A delicious dinner …
… that took over an hour to make.
But here’s the good news, my friends! If you are fortunate enough to actually have a real kitchen with real burners, this meal should only take you 15 minutes. Max.
Southwest Chicken Skillet
(Modified from this recipe)
- 1 tablespoon vegetable oil
- About 1.25 lbs boneless skinless chicken breasts, cut into small pieces (I usually do 1 inch or less)
- 1 bag frozen vegetables
- 1 can (15 ounces) black beans
- 1 cup salsa
- 1 cup shredded Cheddar cheese
- Whole-wheat tortillas for serving (optional)
- Rinse and drain black beans.
- Cut chicken into small pieces.
- Heat vegetable oil in a large skillet over medium-high heat. Add chicken and cook for several minutes, until chicken is cooked through.

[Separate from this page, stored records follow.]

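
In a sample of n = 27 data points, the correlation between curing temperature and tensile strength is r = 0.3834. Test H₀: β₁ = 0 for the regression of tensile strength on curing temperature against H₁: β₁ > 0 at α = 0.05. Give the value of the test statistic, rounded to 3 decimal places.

t = r·√(n − 2)/√(1 − r²) = 0.3834·√25/√0.853004 = 2.076.
df = n − 2 = 25.
One-sided p ≈ 0.0242, which is < 0.05, so reject H₀.
There is evidence of a linear association between curing temperature and tensile strength.

t = 2.076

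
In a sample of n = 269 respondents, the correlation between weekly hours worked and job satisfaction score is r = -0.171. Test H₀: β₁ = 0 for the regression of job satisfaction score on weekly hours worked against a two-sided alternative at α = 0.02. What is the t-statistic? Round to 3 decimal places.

t = -2.836

t = r·√(n − 2)/√(1 − r²) = -0.171·√267/√0.970759 = -2.836.
df = n − 2 = 267.
Two-sided p ≈ 0.0049, which is < 0.02, so reject H₀.
There is evidence of a linear association between weekly hours worked and job satisfaction score.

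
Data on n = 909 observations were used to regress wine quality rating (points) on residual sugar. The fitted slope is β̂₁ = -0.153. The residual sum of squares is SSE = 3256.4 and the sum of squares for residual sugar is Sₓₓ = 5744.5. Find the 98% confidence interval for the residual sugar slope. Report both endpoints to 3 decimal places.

MSE = SSE/(n − 2) = 3256.4/907 = 3.5903.
SE(β̂₁) = √(MSE/Sₓₓ) = √(3.5903/5744.5) = 0.0249999.
df = n − 2 = 907.
t* = t_{0.01, 907} = 2.330466.
Margin = t* × SE = 2.330466 × 0.0249999 = 0.05826.
CI: -0.153 ± 0.05826 → (-0.211, -0.095).
With 98% confidence, each one-unit increase in residual sugar is associated with a change of between -0.211 and -0.095 points in wine quality rating.

(-0.211, -0.095)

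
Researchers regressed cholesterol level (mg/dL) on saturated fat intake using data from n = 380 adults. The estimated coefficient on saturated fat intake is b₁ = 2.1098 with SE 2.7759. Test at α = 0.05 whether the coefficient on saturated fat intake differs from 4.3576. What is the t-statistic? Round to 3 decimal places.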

- Reduce heat to medium. Add frozen vegetables, black beans, and salsa. Cover and cook for about 6-8 minutes, stirring occasionally, until the vegetables are cooked through.
- Add shredded cheese onto the mixture. Cover pan and let cook for another 1-2 minutes, until cheese is melted.
- Serve as-is, or with tortillas.
It may have been a total pain to make in our hotel room, but I promise that in the comfort of your own home, you probably couldn’t make an easier dinner. And the final product really turned out delicious.
So go try it out! And then feel free to invite me over for dinner, because I won’t be attempting this again anytime soon.
Question for ya …
Ever had a similar experience, in which a simple dinner took way longer than planned?
Tell me something delicious you’ve eaten this week!
Anyone have any great slow cooker recipes to share? Because that’s all I’m going to be making in the upcoming month!!